Los gemelos se cansaron enseguida y se fueron. Tom y Joe llevaron los otros caballos a la explanada que había detrás del establo. Después de desayunar tenían pensado empezar el trabajo con algunos tusones. Mientras iban hacia la casa, los perros seecharon a ladrar y pasaron de largo a toda velocidad. Tom se volvió y vio el Ford Lariat doblando al pie de la loma y enfilando el camino de entrada a la casa. Dentro sólo iba el conductor, y cuando el coche estuvo más cerca Tom advirtió que se trataba de un mujer.
—¿Tu madre espera a alguien? —preguntó Tom. Joe se encogió de hombros. El coche se detuvo y los perros comenzaron a dar vueltas y ladrar sin parar alrededor de él. Entonces Tom reconoció a la conductora. Resultaba difícil de creer. Joe notó algo en su mirada.
—¿La conoces?
—Diría que sí. Pero no sé qué ha venido a hacer aquí.
Hizo callar a los perros y echó a andar.
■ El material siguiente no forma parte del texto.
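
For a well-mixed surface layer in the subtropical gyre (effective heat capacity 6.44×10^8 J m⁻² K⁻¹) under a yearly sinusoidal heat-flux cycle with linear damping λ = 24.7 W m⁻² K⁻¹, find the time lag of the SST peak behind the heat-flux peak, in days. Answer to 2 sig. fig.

80 days

Areal heat capacity C = 6.44×10^8 J m⁻² K⁻¹ (given).
ω = 2π / 3.15×10^7 s = 1.99×10^-7 s⁻¹.
Phase lag φ = arctan(Cω/λ) = arctan(128/24.7) = 1.38 rad.
Time lag = φ / ω = 1.38 / 1.99×10^-7 = 6.93×10^6 s = 80.2 days.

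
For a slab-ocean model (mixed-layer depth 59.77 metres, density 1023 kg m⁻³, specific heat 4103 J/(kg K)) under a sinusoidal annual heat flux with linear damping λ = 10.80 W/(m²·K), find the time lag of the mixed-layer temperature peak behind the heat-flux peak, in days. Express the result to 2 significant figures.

Areal heat capacity C = ρ c_p D = 1023 × 4103 × 59.77 = 2.51×10^8 J/(m^2 K).
ω = 2π / 3.15×10^7 s = 1.99×10^-7 s⁻¹.
Phase lag φ = arctan(Cω/λ) = arctan(50.0/10.80) = 1.36 rad.
Time lag = φ / ω = 1.36 / 1.99×10^-7 = 6.82×10^6 s = 78.9 days.

79 days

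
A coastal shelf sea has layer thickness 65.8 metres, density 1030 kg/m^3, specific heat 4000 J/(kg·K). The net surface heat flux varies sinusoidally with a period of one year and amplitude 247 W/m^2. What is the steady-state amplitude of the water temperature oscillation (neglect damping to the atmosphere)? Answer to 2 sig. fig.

Areal heat capacity C = ρ c_p D = 1030 × 4000 × 65.8 = 2.71×10^8 J/(m²·K).
Angular frequency ω = 2π / T = 2π / 3.15×10^7 s = 1.99×10^-7 s⁻¹.
Cω = 2.71×10^8 × 1.99×10^-7 = 54.0 W/(m²·K).
Amplitude A = F₀ / (Cω) = 247 / 54.0 = 4.57 K.

4.6 K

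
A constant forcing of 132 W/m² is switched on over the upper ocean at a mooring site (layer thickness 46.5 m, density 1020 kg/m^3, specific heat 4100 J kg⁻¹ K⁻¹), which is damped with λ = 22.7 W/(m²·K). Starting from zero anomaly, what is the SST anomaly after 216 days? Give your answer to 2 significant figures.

5.2 K

Areal heat capacity C = ρ c_p D = 1020 × 4100 × 46.5 = 1.94×10^8 J m⁻² K⁻¹.
τ = C / λ = 1.94×10^8 / 22.7 = 8.57×10^6 s.
Equilibrium anomaly ΔT_eq = F / λ = 132 / 22.7 = 5.81 K.
t = 216 days = 1.87×10^7 s, so t/τ = 2.18.
ΔT(t) = ΔT_eq (1 − e^(−t/τ)) = 5.81 × (1 − e^−2.18) = 5.16 K.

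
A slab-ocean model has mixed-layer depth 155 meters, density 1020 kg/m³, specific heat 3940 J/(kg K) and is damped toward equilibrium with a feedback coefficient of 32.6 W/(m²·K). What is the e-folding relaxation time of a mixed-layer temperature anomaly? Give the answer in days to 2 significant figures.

Areal heat capacity C = ρ c_p D = 1020 × 3940 × 155 = 6.23×10^8 J/(m²·K).
Relaxation time τ = C / λ = 6.23×10^8 / 32.6 = 1.91×10^7 s.
In days: 1.91×10^7 s / (86400 s/day) = 221 days.

220 days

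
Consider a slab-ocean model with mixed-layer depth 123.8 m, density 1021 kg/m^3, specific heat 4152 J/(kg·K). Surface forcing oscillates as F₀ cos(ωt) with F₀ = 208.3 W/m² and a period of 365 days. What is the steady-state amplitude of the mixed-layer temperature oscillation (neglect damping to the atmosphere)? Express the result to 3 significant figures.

Areal heat capacity C = ρ c_p D = 1021 × 4152 × 123.8 = 5.25×10^8 J/(m²·K).
Angular frequency ω = 2π / T = 2π / 3.15×10^7 s = 1.99×10^-7 s⁻¹.
Cω = 5.25×10^8 × 1.99×10^-7 = 105 W/(m²·K).
Amplitude A = F₀ / (Cω) = 208.3 / 105 = 1.99 K.

1.99 K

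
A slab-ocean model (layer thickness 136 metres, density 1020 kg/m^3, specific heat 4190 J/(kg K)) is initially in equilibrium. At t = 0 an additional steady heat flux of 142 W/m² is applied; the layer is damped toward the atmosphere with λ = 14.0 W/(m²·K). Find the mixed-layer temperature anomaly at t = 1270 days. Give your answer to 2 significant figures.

9.4 K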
Annie bajó del coche y se acercó a Tom, nerviosa. Llevaba tejanos, botas de marcha y un enorme jersey de color crema que le llegaba hasta la mitad del muslo. El sol encendía por detrás sus cabellos de rojo y Tom se dio cuenta de que recordaba perfectamente aquellos ojos verdes del día en las caballerizas. Ella lo saludó con un movimiento de la cabeza sin llegar a sonreír, un poco avergonzada.
—Buenos días, Mr. Booker.
—Buenos, en efecto. —Se quedaron quietos unos instantes—. Joe, te presento a Mrs. Graves. Joe es sobrino mío.
Annie tendió la mano hacia el muchacho.
—Hola, Joe. ¿Cómo estás?
—Bien.
Annie miró el valle, las montañas, y luego otra vez a Tom.
—Qué lugar tan hermoso.
—Así es —dijo Tom al tiempo que se preguntaba cuándo se decidiría aquella mujer a explicarle qué diablos estaba haciendo allí, aunque tenía una ligera idea.
Annie respiró hondo.
—Mr. Booker, creerá usted que estoy loca, pero seguramente habrá adivinado por qué he venido.
—Supongo que no pasaba sencillamente por aquí.
Annie casi sonrió.
—Perdone que me presente así por las buenas, pero sabía lo que me diría si le telefoneaba. Se trata del caballo de mi hija.